Laurent Delporte : Le premier défi majeur est la notion de bien-être global. Aujourd'hui, le luxe matériel (voitures, objets) est en baisse, alors que la demande pour l'expérience hôtelière explose. Le client ne veut pas seulement un beau massage ; il veut une expérience holistique qui lui permette de repartir dans un meilleur état physique et mental qu'à son arrivée.

Le second défi est le renouvellement constant de la décoration et l'adaptation technologique. Autrefois, on gardait le même décor pendant trente ans ; aujourd'hui, la concurrence internationale (à Dubaï, Londres ou en Chine) impose des standards de modernité très élevés, avec des chambres neuves de 50 à 60 mètres carrés et d'immenses spas construits dès le départ. Les établissements français doivent compenser les contraintes de leurs bâtiments historiques par une excellence de service absolue.

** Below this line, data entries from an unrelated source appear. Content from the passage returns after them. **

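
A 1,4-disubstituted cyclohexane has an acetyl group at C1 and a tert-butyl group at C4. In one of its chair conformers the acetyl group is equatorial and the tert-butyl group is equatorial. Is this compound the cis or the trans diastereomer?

trans

C1 and C4 have opposite parity, so their axial bonds point in opposite directions.
With opposite-parity carbons, two substituents on the same face are one axial and one equatorial; opposite faces give both axial or both equatorial.
Here the groups are equatorial/equatorial → opposite face → trans.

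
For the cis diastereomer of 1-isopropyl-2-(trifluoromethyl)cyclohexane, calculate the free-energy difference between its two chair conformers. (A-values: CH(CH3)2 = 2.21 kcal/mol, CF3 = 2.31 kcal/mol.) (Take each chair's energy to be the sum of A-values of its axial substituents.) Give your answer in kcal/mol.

C1 and C2 have opposite parity, so for the cis isomer the two substituents are one axial and one equatorial in each chair.
Chair I (isopropyl axial, trifluoromethyl equatorial): E = 2.21 kcal/mol.
Chair II (isopropyl equatorial, trifluoromethyl axial): E = 2.31 kcal/mol.
ΔE = 2.31 − 2.21 = 0.10 kcal/mol; chair I is more stable.

0.10 kcal/mol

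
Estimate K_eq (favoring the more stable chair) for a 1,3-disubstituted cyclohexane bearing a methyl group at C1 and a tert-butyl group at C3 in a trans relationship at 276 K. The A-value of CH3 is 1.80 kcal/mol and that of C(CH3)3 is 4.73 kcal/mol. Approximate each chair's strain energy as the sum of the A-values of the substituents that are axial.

K ≈ 209

C1 and C3 have the same parity, so for the trans isomer the two substituents are one axial and one equatorial in each chair.
Chair I (methyl axial, tert-butyl equatorial): E = 1.80 kcal/mol; chair II (methyl equatorial, tert-butyl axial): E = 4.73 kcal/mol.
ΔG = 2.93 kcal/mol between the two chairs.
K = exp(ΔG/RT) with R = 1.987×10⁻³ kcal mol⁻¹ K⁻¹ and T = 276 K gives K ≈ 209.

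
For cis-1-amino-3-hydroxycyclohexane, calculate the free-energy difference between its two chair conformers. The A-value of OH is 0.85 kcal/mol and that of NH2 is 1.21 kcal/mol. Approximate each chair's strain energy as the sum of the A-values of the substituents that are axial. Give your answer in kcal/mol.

2.06 kcal/mol

C1 and C3 have the same parity, so for the cis isomer the two substituents are e,e in one chair and a,a in the other.
Chair I (hydroxyl axial, amino axial): E = 2.06 kcal/mol.
Chair II (hydroxyl equatorial, amino equatorial): E = 0.00 kcal/mol.
ΔE = 2.06 − 0.00 = 2.06 kcal/mol; chair II is more stable.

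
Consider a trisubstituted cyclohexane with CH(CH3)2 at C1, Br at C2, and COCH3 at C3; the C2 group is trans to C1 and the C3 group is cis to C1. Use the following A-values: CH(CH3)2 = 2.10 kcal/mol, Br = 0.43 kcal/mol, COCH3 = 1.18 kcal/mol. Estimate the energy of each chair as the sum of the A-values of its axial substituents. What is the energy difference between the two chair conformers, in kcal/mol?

Chair I (isopropyl axial, bromo axial, acetyl axial): E = 3.71 kcal/mol.
Chair II (isopropyl equatorial, bromo equatorial, acetyl equatorial): E = 0.00 kcal/mol.
ΔE = 3.71 − 0.00 = 3.71 kcal/mol; chair II is more stable.

3.71 kcal/mol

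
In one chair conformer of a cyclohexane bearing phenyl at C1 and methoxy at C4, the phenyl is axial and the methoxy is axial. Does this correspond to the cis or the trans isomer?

trans

C1 and C4 have opposite parity, so their axial bonds point in opposite directions.
With opposite-parity carbons, two substituents on the same face are one axial and one equatorial; opposite faces give both axial or both equatorial.
Here the groups are axial/axial → opposite face → trans.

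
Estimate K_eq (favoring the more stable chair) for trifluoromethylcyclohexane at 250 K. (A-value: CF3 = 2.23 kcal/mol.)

K ≈ 89.0

One chair has the trifluoromethyl group axial (E = 2.23 kcal/mol) and the other has it equatorial (E = 0).
ΔG = 2.23 kcal/mol between the two chairs.
K = exp(ΔG/RT) with R = 1.987×10⁻³ kcal mol⁻¹ K⁻¹ and T = 250 K gives K ≈ 89.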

TourMaG - Quel regard portez-vous sur l'avenir de ce label face aux nouvelles exigences des clients ?

Laurent Delporte : L'avenir du label réside dans sa capacité à faire jouer le collectif. Il n'y a pas de "guerre des palaces" ; l'enjeu est de faire venir la clientèle ultra-luxe en France plutôt que dans d'autres capitales mondiales.

Ce regroupement d'hôtels d’exception qui promeuvent ensemble la destination France est unique au monde. En mettant en commun leurs forces tout en cultivant la singularité de chaque établissement, ils enrichissent l'attractivité de nos régions. L’arrivée du Royal Champagne, par exemple, démontre que le label peut installer et crédibiliser une nouvelle destination d'excellence sur la carte du luxe international.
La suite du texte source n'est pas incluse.